The default values for --geneid, --genename and --genetype arguments follow gencode GFF format

Usage

$ htseq-clip annotation -h

createSlidingWindows

Create sliding windows from the flattened annotation file

Arguments

  • -i/--input Flattened annoation file, see annotation
  • -w/--windowSize Window size in number of base pairs for the sliding window (default: 50)
  • -s/--windowStep Window step size for sliding window (default: 20)
  • -o/--output Output file name. If the file name is given with .gz suffix, it is gzipped. If no file name is given, output is print to console

Usage

$ htseq-clip createSlidingWindows -h

mapToId

Extract “name” column from the annotation file and map the entries to unique id and print out in tab separated format

Arguments

  • -a/--annotation Flattened annotation file from annotation or sliding window file from createSlidingWindows
  • -o/--output Output file name.
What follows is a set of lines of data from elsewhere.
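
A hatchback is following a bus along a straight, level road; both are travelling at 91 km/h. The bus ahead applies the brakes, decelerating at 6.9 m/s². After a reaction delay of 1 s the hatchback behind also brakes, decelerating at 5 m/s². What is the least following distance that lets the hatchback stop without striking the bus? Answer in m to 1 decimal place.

Minimum gap ≈ 42.9 m

91 km/h ÷ 3.6 = 25.2778 m/s.
Leader travels v²/(2a_L) = 638.967 / 13.800 = 46.302 m before stopping.
Follower covers v·t_r = 25.2778 × 1 = 25.278 m while reacting, then v²/(2a_F) = 638.967 / 10.000 = 63.897 m while braking, for a total of 25.278 + 63.897 = 89.175 m.
Since a_F ≤ a_L and the follower starts braking later, the follower is never slower than the leader, so the closest approach is when both have stopped.
Minimum gap = 89.175 − 46.302 = 42.873 m.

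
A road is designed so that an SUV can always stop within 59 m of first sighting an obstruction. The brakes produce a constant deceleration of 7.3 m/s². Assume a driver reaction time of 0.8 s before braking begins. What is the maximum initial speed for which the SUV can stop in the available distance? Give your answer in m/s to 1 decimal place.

Stopping distance: v·t_r + v²/(2a) = 59 with t_r = 0.8 s and a = 7.300 m/s².
So v² + 11.680 v − 861.40 = 0.
Positive root: v = −a·t_r + √((a·t_r)² + 2a·d) = −5.840 + √(34.106 + 861.40) = 24.0850 m/s.

Maximum speed ≈ 24.1 m/s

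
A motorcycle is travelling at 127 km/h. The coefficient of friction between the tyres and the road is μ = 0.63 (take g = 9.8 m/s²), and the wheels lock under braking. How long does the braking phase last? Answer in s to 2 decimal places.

127 km/h ÷ 3.6 = 35.2778 m/s.
a = μg = 0.63 × 9.8 = 6.174 m/s².
Braking time = v/a = 35.2778 / 6.174 = 5.714 s.

Braking time ≈ 5.71 s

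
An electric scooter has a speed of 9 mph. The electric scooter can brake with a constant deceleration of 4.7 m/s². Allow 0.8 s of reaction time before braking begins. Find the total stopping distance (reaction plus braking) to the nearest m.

9 mph × 0.44704 = 4.0234 m/s.
Reaction distance = v·t_r = 4.0234 × 0.8 = 3.219 m.
Braking distance = v²/(2a) = 4.0234² / (2 × 4.700) = 16.188 / 9.400 = 1.722 m.
Total = 3.219 + 1.722 = 4.941 m.

Total stopping distance ≈ 5 m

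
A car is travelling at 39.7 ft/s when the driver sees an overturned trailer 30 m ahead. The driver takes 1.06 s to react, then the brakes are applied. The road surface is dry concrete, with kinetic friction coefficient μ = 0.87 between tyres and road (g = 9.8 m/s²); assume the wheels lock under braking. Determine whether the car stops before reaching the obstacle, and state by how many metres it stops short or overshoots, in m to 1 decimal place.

39.7 ft/s × 0.3048 = 12.1006 m/s.
a = μg = 0.87 × 9.8 = 8.526 m/s².
Reaction distance = 12.1006 × 1.06 = 12.827 m.
Braking distance = v²/(2a) = 146.425 / 17.052 = 8.587 m.
Total stopping distance = 12.827 + 8.587 = 21.414 m, vs 30 m available — it stops with 30 − 21.414 = 8.586 m to spare.

Yes — it stops 8.6 m short of the obstacle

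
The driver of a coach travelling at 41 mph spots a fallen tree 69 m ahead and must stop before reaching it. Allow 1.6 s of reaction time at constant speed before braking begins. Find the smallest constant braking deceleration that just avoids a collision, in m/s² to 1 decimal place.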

If the file name is given with .gz suffix, it is gzipped. If no file name is given, output is print to console

Usage

$ htseq-clip mapToId -h

Helper functions

createMatrix

Create R friendly output matrix file from count function output files

Arguments

  • -i/--inputFolder Folder name with output files from count function, see count
  • -b/--prefix Use files only with this given file name prefix (default: None)
  • -e/--postfix Use files only with this given file name postfix (default: None)
  • -o/--output Output file name. If the file name is given with .gz suffix, it is gzipped. If no file name is given, output is print to console

Warning

either --prefix or --postfix argument must be given

Usage

$ htseq-clip createMatrix -h

createMaxCountMatrix

Create R friendly output matrix file from crosslink_count_position_max column in count function output files. This file can be used to filter down the output file from createMatrix function during downstream statistical analysis.

Arguments

  • -i/--inputFolder Folder name with output files from count function, see count
  • -b/--prefix Use files only with this given file name prefix (default: None)
  • -e/--postfix Use files only with this given file name postfix (default: None)
  • -o/--output Output file name. If the file name is given with .gz suffix, it is gzipped. If no file name is given, output is print to console

Warning

either --prefix or --postfix argument must be given

Usage

$ htseq-clip createMatrix -h